Many sorting algorithms have been designed to sort faster than insertion or bubble sort. They all work on the same idea of breaking the entire database into large blocks/partitions, sorting each block, then sorting the blocks together. QuickSort is the most popular and effective “divide and conquer algorithm”.
TCP’s slow start algorithm is relatively straightforward, but a genius solution to scalable network speeds when they’re impossible to predict:
- Start slow in slow-start phase with a packet window size of 1 (where a packet window is the number of packets before waiting for an acknowledgment). Double the packet window size each iteration until the first packet loss (which becomes the threshold value).
- Move to congestion-avoidance phase and increase the packet window size at a linear rate.
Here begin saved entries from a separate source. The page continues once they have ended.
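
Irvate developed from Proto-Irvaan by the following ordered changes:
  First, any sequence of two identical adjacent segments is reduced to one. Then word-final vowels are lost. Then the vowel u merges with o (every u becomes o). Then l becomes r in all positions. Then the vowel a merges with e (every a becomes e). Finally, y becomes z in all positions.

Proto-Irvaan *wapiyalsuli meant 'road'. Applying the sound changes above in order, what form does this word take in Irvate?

Irvate: start from *wapiyalsuli.
  rule 1: no change — wapiyalsuli
  rule 2 (apocope): wapiyalsuli → wapiyalsul
  rule 3 (vowel merger): wapiyalsul → wapiyalsol
  rule 4 (unconditioned shift): wapiyalsol → wapiyarsor
  rule 5 (vowel merger): wapiyarsor → wepiyersor
  rule 6 (unconditioned shift): wepiyersor → wepizersor
  ⇒ Irvate wepizersor

wepizersor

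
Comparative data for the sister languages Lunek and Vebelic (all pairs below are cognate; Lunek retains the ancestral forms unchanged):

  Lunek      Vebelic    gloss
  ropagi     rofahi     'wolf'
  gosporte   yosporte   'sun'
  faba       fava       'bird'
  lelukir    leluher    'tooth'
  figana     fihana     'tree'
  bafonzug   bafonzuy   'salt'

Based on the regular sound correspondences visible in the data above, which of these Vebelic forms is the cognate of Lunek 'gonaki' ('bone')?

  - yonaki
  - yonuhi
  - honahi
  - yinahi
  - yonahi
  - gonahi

gosporte ~ yosporte — Lunek g corresponds to Vebelic y word-initially before a back vowel.
lelukir ~ leluher — Lunek k corresponds to Vebelic h between vowels (before a front vowel).
Applying these to Lunek 'gonaki':
  gonaki → yonaki   (g→y word-initially before a back vowel)
  yonaki → yonahi   (k→h between vowels (before a front vowel))
So the Vebelic cognate is 'yonahi'.

yonahi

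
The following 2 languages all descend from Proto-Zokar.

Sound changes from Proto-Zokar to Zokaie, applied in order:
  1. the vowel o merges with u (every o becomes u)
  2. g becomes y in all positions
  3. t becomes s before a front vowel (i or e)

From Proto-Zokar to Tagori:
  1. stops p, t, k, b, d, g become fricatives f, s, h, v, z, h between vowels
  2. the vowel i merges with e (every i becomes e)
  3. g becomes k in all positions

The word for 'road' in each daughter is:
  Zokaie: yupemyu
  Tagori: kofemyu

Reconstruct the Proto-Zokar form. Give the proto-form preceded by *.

Position 1: Zokaie has y, Tagori has k. Taking the neighbouring segments as reconstructed: Zokaie y could go back to *g or *y; Tagori k could go back to *k or *g — the one source consistent with every daughter is *g.
Position 2: Zokaie has u, Tagori has o. Tagori preserves o here (none of its changes turn any other segment into o), so the proto-segment is *o.
Position 3: Zokaie has p, Tagori has f. Zokaie preserves p here (none of its changes turn any other segment into p), so the proto-segment is *p.
The remaining positions agree across the daughters. Check the candidate against every language:
Zokaie: *gopemyu > gupemyu > yupemyu  (by vowel merger, unconditioned shift)
Tagori: start from *gopemyu.
  rule 1 (intervocalic lenition): gopemyu → gofemyu
  rule 2: no change — gofemyu
  rule 3 (unconditioned shift): gofemyu → kofemyu
  ⇒ Tagori kofemyu
No other proto-form is consistent with every reflex, so the reconstruction is *gopemyu.

*gopemyu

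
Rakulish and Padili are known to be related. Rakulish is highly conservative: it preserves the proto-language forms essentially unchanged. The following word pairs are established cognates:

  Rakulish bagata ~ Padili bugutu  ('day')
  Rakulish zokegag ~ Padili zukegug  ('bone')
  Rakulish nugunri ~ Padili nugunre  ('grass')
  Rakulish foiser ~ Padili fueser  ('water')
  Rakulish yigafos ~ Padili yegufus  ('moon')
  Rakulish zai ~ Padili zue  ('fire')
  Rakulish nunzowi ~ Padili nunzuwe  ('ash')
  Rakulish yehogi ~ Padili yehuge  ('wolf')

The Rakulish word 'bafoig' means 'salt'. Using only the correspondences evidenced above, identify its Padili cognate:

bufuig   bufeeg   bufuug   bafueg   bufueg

yigafos ~ yegufus — Rakulish a corresponds to Padili u after a consonant, before a labial obstruent.
foiser ~ fueser — Rakulish o corresponds to Padili u after a consonant, before a front vowel.
foiser ~ fueser — Rakulish i corresponds to Padili e after a vowel, before a consonant other than r, m, n, p, b, f, v.
Applying these to Rakulish 'bafoig':
  bafoig → bufoig   (a→u after a consonant, before a labial obstruent)
  bufoig → bufuig   (o→u after a consonant, before a front vowel)
  bufuig → bufueg   (i→e after a vowel, before a consonant other than r, m, n, p, b, f, v)
So the Padili cognate is 'bufueg'.

bufueg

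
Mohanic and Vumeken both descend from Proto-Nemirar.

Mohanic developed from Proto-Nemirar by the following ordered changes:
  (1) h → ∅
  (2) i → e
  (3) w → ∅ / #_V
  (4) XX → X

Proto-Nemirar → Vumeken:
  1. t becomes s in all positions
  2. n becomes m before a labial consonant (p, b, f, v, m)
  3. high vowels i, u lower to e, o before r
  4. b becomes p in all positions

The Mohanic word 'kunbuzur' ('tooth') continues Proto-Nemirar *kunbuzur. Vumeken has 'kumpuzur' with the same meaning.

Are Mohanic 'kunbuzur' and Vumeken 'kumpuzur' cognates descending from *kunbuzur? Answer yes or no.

no

Derive the expected Vumeken reflex of *kunbuzur:
Vumeken: *kunbuzur
  kunbuzur (rule 1 does not apply)
  kunbuzur → kumbuzur   [nasal place assimilation]
  kumbuzur → kumbuzor   [pre-rhotic lowering]
  kumbuzor → kumpuzor   [unconditioned shift]
  giving Vumeken kumpuzor.
The regular Vumeken reflex would be 'kumpuzor', but the attested form is 'kumpuzur'. The correspondence is irregular, so they are not cognates (the Vumeken form has a different source).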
- When 3 of the same are acknowledged (ACK), set current speed to half and set it as the threshold.
- When a timeout happens, set threshold to half the current speed and set the current speed to the slowest possible.
To do this, compression algorithms essentially run a sequential process of shrinking all the data:
- Find specific patterns (e.g., 010101, 111111, etc.).
- Convert the patterns (e.g., 010101 becomes 01, 111111 becomes 11, etc.).
- Keep the conversion available to decompress when needed (e.g., 0100011 will become 010101000111111 later).
Machine Learning Algorithms
Machine learning, in particular, is a vast collection of the previous algorithms, but tends to use other algorithms as well. Most of it is to articulate and clarify uncertainties (called “entropy” inside the industry).
A decision tree uses a tree-like model of decisions to walk through a set of selections, a bit like project management but with more specificity. When documenting and building, the nodes break apart into sections:
- Decisions – a clear condition to indicate what the computer must do, represented by squares.
- Chances – a probable likelihood of a response, represented by circles.
- End – a termination of any further action or transition to a different algorithm or decision tree, represented by triangles.